Falling Away Page 35


“Tate doesn’t keep things from me. You know that. And, yes,” he continued, “there was a sort of press release. Liam, your asswipe ex, posted it on Facebook.”

I halted in the middle of the parking lot.

“What?” I burst out, every muscle in my body tightening.

“Let it go.” He tried to calm me. “Damage is done, and he got what was coming to him. Jax put a nice, fat fist in his gut.”

Dropping my head back, I closed my eyes to the sky and felt my chest flood with emotions so strong my nerve endings felt like sparklers. Burning, sizzling, searing sparklers.

“Unbelievable.” I sighed. So that was why Jax had jumped Liam last week. It wasn’t about the incident between him and me at the party but about Liam humiliating me publicly on social media.

“Don’t get mad at Jax,” he scolded. “It would’ve been worse for Liam if Madoc and I had been there, too. Fuck,” he continued, “if Tate had been there? Yeah.”

Yeah. Tate would’ve done even worse to him.

I shook my head. People—hundreds of old classmates and Liam’s family members—were now laughing at me.

Now I wanted to put a fat fist in his gut. Was this how Tate felt when she’d finally had enough? I suddenly felt as if I were five and wanted to push people.

I heaved out sigh after sigh, remembering that Jared was still sitting on the phone. Jared. Tate’s boyfriend. A guy I’d kissed before they were together. Tate’s boyfriend. Yeah.

“Why are you calling me?” I asked finally, getting to the point.

He was silent for a few moments, and my other hand started tapping my leg. Jared never called me.

I heard him suck in a long breath. “Relax. Tate knows I’m calling. I just want to know”—he trailed off, hesitating—“how my brother is doing,” he finally finished.

Jax? Why would Jared be asking me that? And then I remembered Jared and Jax’s fight when Jax was in the nurse’s office.

“Um … ,” I drawled out, trying to find an innocent reply but thinking about the weight room and the Loop. “I’m not sure how to answer that, actually.”

“Does he look healthy?”

“Healthy?” I repeated. I thought of Jax’s muscles that had seemed to double in size in the last two years and the bright white smiles he wore on the field when I tried not staring at him out the window. “Yes. Very,” I said.

“What does he do with his days?”

“Jared, what’s going on?” I prodded.

Jared calling me. Weird. Jared asking me about Jax. Weird. Jared acting worried about anyone other than Tate or himself. Very weird.

“Sorry,” he offered, sounding unusually embarrassed. “It’s just that you’re right next door. I don’t think it’s escaped your notice how much weight he has to throw around, right? The changes at the house. The Loop. I just want to make sure he’s okay.”

“He’s your brother. Ask him.”

“I have,” he shot out. “And I have no reason to suspect he’s not okay. I’m just not there, and I … I …”

I raised my eyebrows, finding his stuttering amusing.

“I just hate not being there,” he finished. “I need to make sure he’s happy and taken care of, is all.”

Hmm … I started walking again, thinking about how worried Jared must be if he resorted to calling me. “Well, everything seems fine.” Not normal but fine.

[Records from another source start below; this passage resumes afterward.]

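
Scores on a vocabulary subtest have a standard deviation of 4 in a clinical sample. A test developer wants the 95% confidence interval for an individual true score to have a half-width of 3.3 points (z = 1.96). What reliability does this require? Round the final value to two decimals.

0.82

Required SEM = 3.3 / 1.96 ≈ 1.684
r = 1 − (1.684/4)² ≈ 1 − 0.177 ≈ 0.823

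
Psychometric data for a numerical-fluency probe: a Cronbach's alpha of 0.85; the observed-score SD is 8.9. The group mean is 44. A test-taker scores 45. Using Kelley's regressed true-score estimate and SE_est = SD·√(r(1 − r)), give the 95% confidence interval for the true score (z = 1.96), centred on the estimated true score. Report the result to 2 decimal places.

[38.62, 51.08]

Estimated true score = 0.8500·45 + (1 − 0.8500)·44 ≈ 44.8500
SE_est = SD · √(r(1 − r)) = 8.9000 · √0.1275 ≈ 8.9000 · 0.3571 ≈ 3.1779
95% CI: 44.8500 ± 6.2288 ≈ (38.6212, 51.0788)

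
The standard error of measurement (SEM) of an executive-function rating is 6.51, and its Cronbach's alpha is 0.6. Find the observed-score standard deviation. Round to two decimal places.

10.29

SD = SEM / √(1 − r) = 6.51 / √0.400 ≈ 6.51 / 0.632 ≈ 10.293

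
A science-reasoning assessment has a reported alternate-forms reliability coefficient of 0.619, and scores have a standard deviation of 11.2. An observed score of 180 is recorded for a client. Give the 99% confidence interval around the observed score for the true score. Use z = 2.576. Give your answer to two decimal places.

[162.19, 197.81]

SEM = 11.20000 * √(1 − 0.61900) = 11.20000 * √0.38100 ≃ 11.20000 * 0.61725 ≃ 6.91322
Margin = 2.576 * 6.91322 ≃ 17.80846
99% CI: 180 ± 17.80846 = [162.19154, 197.80846]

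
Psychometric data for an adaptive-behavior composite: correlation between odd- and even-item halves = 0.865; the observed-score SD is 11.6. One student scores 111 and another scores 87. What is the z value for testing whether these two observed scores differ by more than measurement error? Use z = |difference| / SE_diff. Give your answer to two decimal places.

5.44

r_full = 2·0.865 / (1 + 0.865) ≈ 0.928
The standard error of measurement is 11.600×√(1 − 0.928) ≈ 11.600×0.269 ≈ 3.121.
SE_diff = SEM × √2 ≈ 3.121 × 1.414 ≈ 4.414
z = |111 − 87| / 4.414 = 24 / 4.414 ≈ 5.438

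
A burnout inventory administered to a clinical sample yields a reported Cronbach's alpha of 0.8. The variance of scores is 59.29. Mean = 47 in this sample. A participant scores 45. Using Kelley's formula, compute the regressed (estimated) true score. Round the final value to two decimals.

T̂ = r·X + (1 − r)·M = 0.800*45 + 0.200*47 = 36.000 + 9.400 ≈ 45.400

45.40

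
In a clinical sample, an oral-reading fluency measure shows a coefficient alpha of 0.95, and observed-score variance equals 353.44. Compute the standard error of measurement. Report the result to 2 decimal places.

SD = √353.44 = 18.8000
SEM = 18.8000·√(1 − 0.9500) ≈ 4.2038

4.20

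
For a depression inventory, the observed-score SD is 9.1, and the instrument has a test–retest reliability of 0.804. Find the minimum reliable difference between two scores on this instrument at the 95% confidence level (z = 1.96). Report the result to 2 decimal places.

SEM = 9.1000×√(1 − 0.8040) ≈ 4.0287
SE_diff = SEM × √2 ≈ 4.0287 × 1.4142 ≈ 5.6975
Minimum reliable difference = 1.96 × SE_diff ≈ 1.96 × 5.6975 ≈ 11.1671

11.17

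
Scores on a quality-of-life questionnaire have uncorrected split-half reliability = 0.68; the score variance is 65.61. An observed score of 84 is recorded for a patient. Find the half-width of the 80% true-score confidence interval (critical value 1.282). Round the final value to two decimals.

4.53

SD = √65.61 ≈ 8.10000
Spearman-Brown: r = 2(0.68) / (1 + 0.68) = 1.36000 / 1.68000 ≈ 0.80952
SEM = 8.10000 · √(1 − 0.80952) = 8.10000 · √0.19048 ≈ 8.10000 · 0.43644 ≈ 3.53513
Half-width = 1.282·3.53513 ≈ 4.53204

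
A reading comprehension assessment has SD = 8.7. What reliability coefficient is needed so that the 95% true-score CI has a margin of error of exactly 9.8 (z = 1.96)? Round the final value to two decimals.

0.67

SEM needed = half-width / z = 9.8/1.96 ≃ 5.000
r = 1 − (5.000/8.7)² ≃ 1 − 0.330 ≃ 0.670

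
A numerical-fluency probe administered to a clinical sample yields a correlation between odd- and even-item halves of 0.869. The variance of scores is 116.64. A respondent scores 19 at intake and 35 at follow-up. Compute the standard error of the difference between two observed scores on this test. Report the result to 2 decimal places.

σ = 116.64^(1/2) = 10.8000
Spearman-Brown: r = 2(0.869) / (1 + 0.869) = 1.7380 / 1.8690 ≈ 0.9299
The standard error of measurement is 10.8000*√(1 − 0.9299) ≈ 10.8000*0.2647 ≈ 2.8593.
Standard error of the difference = 2.8593·√2 ≈ 4.0436

4.04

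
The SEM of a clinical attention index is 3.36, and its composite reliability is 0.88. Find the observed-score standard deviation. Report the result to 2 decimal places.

SD = SEM / √(1 − r) = 3.36 / √0.120 ≃ 3.36 / 0.346 ≃ 9.699

9.70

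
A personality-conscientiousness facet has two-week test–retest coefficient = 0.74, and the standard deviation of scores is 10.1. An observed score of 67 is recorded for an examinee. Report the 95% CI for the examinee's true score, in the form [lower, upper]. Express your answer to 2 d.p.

[56.91, 77.09]

The standard error of measurement is 10.1000·√(1 − 0.7400) ≈ 10.1000·0.5099 ≈ 5.1500.
Half-width = 1.96·5.1500 ≈ 10.0940
95% CI: 67 ± 10.0940 = [56.9060, 77.0940]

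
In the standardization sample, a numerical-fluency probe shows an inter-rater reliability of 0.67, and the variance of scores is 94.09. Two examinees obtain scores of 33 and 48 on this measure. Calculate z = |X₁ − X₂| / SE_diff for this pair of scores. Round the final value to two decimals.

1.90

SD = √94.09 = 9.70000
SEM = 9.70000·√(1 − 0.67000) ≃ 5.57223
SE_diff = √2 · SEM ≃ 7.88032
z = |33 − 48| / 7.88032 = 15 / 7.88032 ≃ 1.90348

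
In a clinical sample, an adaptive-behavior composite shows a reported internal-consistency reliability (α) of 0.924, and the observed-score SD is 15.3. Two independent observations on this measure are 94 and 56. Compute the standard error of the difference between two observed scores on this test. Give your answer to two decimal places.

5.97

The standard error of measurement is 15.300·√(1 − 0.924) ≈ 15.300·0.276 ≈ 4.218.
SE_diff = √2 · SEM ≈ 5.965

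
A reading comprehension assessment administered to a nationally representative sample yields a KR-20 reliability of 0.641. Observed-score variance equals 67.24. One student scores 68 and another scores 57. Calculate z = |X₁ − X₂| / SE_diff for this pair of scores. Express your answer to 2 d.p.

SD = √67.24 = 8.2000
SEM = 8.2000 × √(1 − 0.6410) = 8.2000 × √0.3590 ≈ 8.2000 × 0.5992 ≈ 4.9132
SE_diff = √2 × SEM ≈ 6.9483
z = |68 − 57| / 6.9483 = 11 / 6.9483 ≈ 1.5831

1.58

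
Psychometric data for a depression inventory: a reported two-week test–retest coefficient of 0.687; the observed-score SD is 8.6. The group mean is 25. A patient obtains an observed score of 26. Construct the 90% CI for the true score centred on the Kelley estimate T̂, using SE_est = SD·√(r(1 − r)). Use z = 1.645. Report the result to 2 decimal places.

[19.13, 32.25]

Estimated true score = 0.68700·26 + (1 − 0.68700)·25 ≃ 25.68700
SE_est = SD · √(r(1 − r)) = 8.60000 · √0.21503 ≃ 8.60000 · 0.46371 ≃ 3.98794
CI = 25.68700 ± 1.645 · 3.98794 → [19.12683, 32.24717]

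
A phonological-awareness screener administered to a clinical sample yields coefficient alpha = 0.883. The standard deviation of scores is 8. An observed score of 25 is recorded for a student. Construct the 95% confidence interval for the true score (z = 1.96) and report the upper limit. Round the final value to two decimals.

30.36

SEM = 8.00000·√(1 − 0.88300) ≈ 2.73642
Margin = 1.96 · 2.73642 ≈ 5.36339
Upper limit = 25 + 5.36339 ≈ 30.36339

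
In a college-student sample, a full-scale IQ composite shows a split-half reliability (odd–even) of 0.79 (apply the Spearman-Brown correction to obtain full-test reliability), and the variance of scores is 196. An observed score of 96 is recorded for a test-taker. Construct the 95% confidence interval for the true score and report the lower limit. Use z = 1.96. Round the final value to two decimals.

SD = √196 ≈ 14.000
r_full = 2·0.79 / (1 + 0.79) ≈ 0.883
SEM = 14.000 × √(1 − 0.883) = 14.000 × √0.117 ≈ 14.000 × 0.343 ≈ 4.795
Half-width = 1.96×4.795 ≈ 9.399
Lower bound: 96 − 9.399 = 86.601

86.60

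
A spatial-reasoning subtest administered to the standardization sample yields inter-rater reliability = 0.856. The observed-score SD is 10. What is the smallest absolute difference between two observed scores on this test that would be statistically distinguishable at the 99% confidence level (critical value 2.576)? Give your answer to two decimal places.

The standard error of measurement is 10.00000*√(1 − 0.85600) ≈ 10.00000*0.37947 ≈ 3.79473.
SE_diff = SEM * √2 ≈ 3.79473 * 1.41421 ≈ 5.36656
Smallest detectable difference = 2.576*5.36656 ≈ 13.82427

13.82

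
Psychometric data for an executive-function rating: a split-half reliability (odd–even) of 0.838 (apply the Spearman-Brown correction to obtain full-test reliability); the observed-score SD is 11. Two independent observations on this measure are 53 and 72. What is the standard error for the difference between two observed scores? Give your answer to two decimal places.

Full-length reliability (Spearman-Brown) = 2(0.838)/(1+0.838) ≈ 0.9119
SEM = 11.0000×√(1 − 0.9119) ≈ 3.2657
SE_diff = √2 × SEM ≈ 4.6184

4.62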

“Fine.” He started laughing. “You really have no idea, do you?”

I rounded the parking lot and stepped onto the sidewalk, my heels digging into the concrete. “What are you talking about?”

He paused long enough to piss me off. “Kind of convenient how the state of Arizona let you come all the way back to your hometown to complete your community service, huh?”

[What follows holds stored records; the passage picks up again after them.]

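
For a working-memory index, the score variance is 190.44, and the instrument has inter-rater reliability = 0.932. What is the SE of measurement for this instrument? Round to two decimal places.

σ = 190.44^(1/2) = 13.800
SEM = 13.800 × √(1 − 0.932) = 13.800 × √0.068 ≈ 13.800 × 0.261 ≈ 3.599

3.60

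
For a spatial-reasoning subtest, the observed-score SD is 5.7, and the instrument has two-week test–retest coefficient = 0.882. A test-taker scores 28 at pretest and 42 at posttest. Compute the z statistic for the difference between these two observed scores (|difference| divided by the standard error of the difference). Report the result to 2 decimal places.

5.06

SEM = 5.70000×√(1 − 0.88200) ≈ 1.95801
Standard error of the difference = 1.95801·√2 ≈ 2.76905
z = 14 / 2.76905 ≈ 5.05588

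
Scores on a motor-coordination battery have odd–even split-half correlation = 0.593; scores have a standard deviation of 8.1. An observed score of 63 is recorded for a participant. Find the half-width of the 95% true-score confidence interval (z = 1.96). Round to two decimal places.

8.02

r_full = 2·0.593 / (1 + 0.593) ≈ 0.74451
SEM = 8.10000 * √(1 − 0.74451) = 8.10000 * √0.25549 ≈ 8.10000 * 0.50546 ≈ 4.09425
Margin = 1.96 * 4.09425 ≈ 8.02473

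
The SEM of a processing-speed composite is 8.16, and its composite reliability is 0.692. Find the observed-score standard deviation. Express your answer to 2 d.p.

σ = SEM·(1 − r)^(−1/2) ≈ 8.16*1.80187 ≈ 14.70330

14.70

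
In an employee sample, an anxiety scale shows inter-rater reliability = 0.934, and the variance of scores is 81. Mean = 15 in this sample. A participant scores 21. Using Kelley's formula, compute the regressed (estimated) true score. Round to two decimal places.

20.60

Estimated true score = 0.93400*21 + (1 − 0.93400)*15 ≈ 20.60400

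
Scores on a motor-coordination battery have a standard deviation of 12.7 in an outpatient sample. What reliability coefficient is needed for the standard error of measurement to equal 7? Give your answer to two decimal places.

0.70

r = 1 − (SEM / SD)² = 1 − (7.000 / 12.7)² ≃ 1 − 0.304 ≃ 0.696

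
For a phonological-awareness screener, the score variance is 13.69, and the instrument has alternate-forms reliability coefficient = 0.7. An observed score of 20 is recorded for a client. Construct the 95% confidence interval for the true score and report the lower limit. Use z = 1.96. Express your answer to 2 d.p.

16.03

SD = √13.69 ≈ 3.7000
SEM = 3.7000·√(1 − 0.7000) ≈ 2.0266
Half-width = 1.96·2.0266 ≈ 3.9721
Lower bound: 20 − 3.9721 = 16.0279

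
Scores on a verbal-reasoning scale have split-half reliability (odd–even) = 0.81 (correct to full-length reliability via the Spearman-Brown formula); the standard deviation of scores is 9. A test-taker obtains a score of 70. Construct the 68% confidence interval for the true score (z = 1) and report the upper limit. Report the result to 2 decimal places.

72.92

Full-length reliability (Spearman-Brown) = 2(0.81)/(1+0.81) ≃ 0.89503
The standard error of measurement is 9.00000*√(1 − 0.89503) ≃ 9.00000*0.32399 ≃ 2.91595.
1 * SEM ≃ 2.91595
Upper limit = 70 + 2.91595 ≃ 72.91595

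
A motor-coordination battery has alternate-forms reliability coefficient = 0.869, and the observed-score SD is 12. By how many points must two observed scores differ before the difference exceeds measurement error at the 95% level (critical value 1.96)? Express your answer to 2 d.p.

12.04

SEM = 12.00000 * √(1 − 0.86900) = 12.00000 * √0.13100 ≈ 12.00000 * 0.36194 ≈ 4.34327
Standard error of the difference = 4.34327·√2 ≈ 6.14231
Smallest detectable difference = 1.96*6.14231 ≈ 12.03893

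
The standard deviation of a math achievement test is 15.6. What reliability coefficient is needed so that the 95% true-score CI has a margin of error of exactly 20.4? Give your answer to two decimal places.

0.55

SEM needed = half-width / z = 20.4/1.96 ≈ 10.4082
Required reliability = 1 − (SEM/SD)² = 1 − 0.4451 ≈ 0.5549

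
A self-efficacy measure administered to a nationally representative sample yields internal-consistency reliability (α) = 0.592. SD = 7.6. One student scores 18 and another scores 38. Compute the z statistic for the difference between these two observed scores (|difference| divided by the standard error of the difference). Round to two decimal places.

2.91

SEM = 7.600×√(1 − 0.592) ≈ 4.854
SE_diff = √2 × SEM ≈ 6.865
z = 20 / 6.865 ≈ 2.913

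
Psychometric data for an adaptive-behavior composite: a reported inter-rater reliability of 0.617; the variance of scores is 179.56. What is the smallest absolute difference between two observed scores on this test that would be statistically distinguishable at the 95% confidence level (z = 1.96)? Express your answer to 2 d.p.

SD = √179.56 ≈ 13.4000
SEM = 13.4000 · √(1 − 0.6170) = 13.4000 · √0.3830 ≈ 13.4000 · 0.6189 ≈ 8.2929
SE_diff = SEM · √2 ≈ 8.2929 · 1.4142 ≈ 11.7279
Minimum reliable difference = 1.96 · SE_diff ≈ 1.96 · 11.7279 ≈ 22.9866

22.99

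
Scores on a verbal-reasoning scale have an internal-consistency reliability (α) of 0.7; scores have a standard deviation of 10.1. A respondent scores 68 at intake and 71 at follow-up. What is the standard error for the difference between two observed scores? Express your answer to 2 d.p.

7.82

SEM = 10.1000 · √(1 − 0.7000) = 10.1000 · √0.3000 ≈ 10.1000 · 0.5477 ≈ 5.5320
Standard error of the difference = 5.5320·√2 ≈ 7.8234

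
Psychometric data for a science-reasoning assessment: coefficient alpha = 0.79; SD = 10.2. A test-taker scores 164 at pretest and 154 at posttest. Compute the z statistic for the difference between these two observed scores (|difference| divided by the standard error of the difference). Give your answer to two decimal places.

1.51

SEM = 10.2000×√(1 − 0.7900) ≈ 4.6742
SE_diff = SEM × √2 ≈ 4.6742 × 1.4142 ≈ 6.6104
z = 10 / 6.6104 ≈ 1.5128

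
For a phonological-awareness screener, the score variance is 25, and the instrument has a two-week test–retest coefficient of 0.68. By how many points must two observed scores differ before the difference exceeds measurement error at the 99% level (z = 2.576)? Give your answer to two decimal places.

10.30

SD = √25 ≈ 5.000
SEM = 5.000 · √(1 − 0.680) = 5.000 · √0.320 ≈ 5.000 · 0.566 ≈ 2.828
SE_diff = √2 · SEM ≈ 4.000
Smallest detectable difference = 2.576·4.000 ≈ 10.304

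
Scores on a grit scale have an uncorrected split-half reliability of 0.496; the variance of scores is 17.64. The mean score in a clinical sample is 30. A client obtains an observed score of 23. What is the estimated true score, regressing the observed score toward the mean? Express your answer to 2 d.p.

25.36

Full-length reliability (Spearman-Brown) = 2(0.496)/(1+0.496) ≈ 0.66310
Estimated true score = 0.66310×23 + (1 − 0.66310)×30 ≈ 25.35829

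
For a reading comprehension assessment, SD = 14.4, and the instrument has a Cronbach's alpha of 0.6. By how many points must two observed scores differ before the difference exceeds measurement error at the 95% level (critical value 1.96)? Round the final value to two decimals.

SEM = 14.4000×√(1 − 0.6000) ≈ 9.1074
SE_diff = √2 × SEM ≈ 12.8798
Smallest detectable difference = 1.96×12.8798 ≈ 25.2443

25.24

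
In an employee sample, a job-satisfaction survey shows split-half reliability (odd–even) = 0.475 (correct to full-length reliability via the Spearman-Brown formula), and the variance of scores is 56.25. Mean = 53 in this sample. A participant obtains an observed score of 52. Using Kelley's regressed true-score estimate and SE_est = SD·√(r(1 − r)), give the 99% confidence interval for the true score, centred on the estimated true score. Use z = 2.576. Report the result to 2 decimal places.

[43.11, 61.61]

SD = √56.25 = 7.500
r_full = 2·0.475 / (1 + 0.475) ≈ 0.644
T̂ = r·X + (1 − r)·M = 0.644*52 + 0.356*53 ≈ 33.492 + 18.864 ≈ 52.356
SE_est = SD * √(r(1 − r)) = 7.500 * √0.229 ≈ 7.500 * 0.479 ≈ 3.591
99% CI: 52.356 ± 9.250 ≈ (43.106, 61.606)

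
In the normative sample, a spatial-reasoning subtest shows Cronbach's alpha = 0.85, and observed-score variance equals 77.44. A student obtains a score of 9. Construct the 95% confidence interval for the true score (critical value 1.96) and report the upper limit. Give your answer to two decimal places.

15.68

SD = √77.44 = 8.800
SEM = 8.800 * √(1 − 0.850) = 8.800 * √0.150 ≈ 8.800 * 0.387 ≈ 3.408
Margin = 1.96 * 3.408 ≈ 6.680
Upper bound: 9 + 6.680 = 15.680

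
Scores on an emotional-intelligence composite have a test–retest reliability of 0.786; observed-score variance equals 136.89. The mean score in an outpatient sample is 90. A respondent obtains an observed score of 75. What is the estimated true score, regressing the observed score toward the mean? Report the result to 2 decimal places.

78.21

T̂ = r·X + (1 − r)·M = 0.7860·75 + 0.2140·90 = 58.9500 + 19.2600 ≃ 78.2100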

I pinched my eyebrows together. “Well, why wouldn’t they?”

Yeah, why wouldn’t they?

“Mmm-hmm,” he teased. “And it’s pretty awesome that you’re sitting all comfy in your old high school tutoring a subject you love instead of cleaning up trash on the freeway, isn’t it?”

I slowed to a stop on the sidewalk under a canopy of trees.

Principal Masters didn’t know where the e-mail had come from to suggest me for the tutoring at the school.

I let out a breath.

And Arizona let me out without bail.

I clenched the phone.

And the judge let me off with no fines when the standard penalty for a first offense carried a minimum two-hundred-fifty-dollar penalty.

I could barely whisper the question. “What are you saying?”

“Nothing,” he chirped. “I don’t know shit. See you in a couple of weeks, Trouble.”

And he hung up.

Rocks flew across the street as I kicked the gravel on my walk home.

Jared sucked.

What the hell was he trying to tell me?

Oh, I knew what he was trying to tell me. I wasn’t an idiot. Sometimes I was a dipshit, but I definitely wasn’t an idiot.

I mean, did Jax really have the pull to get my community service transferred from one state to the other? And then Jared suggested that Jax got my placement at the high school, too?

I shook my head, my eyes wandering as I tossed his words around in my head.

Yeah. No. For one, Jax didn’t have that kind of power. Two, Jax wouldn’t care. And three?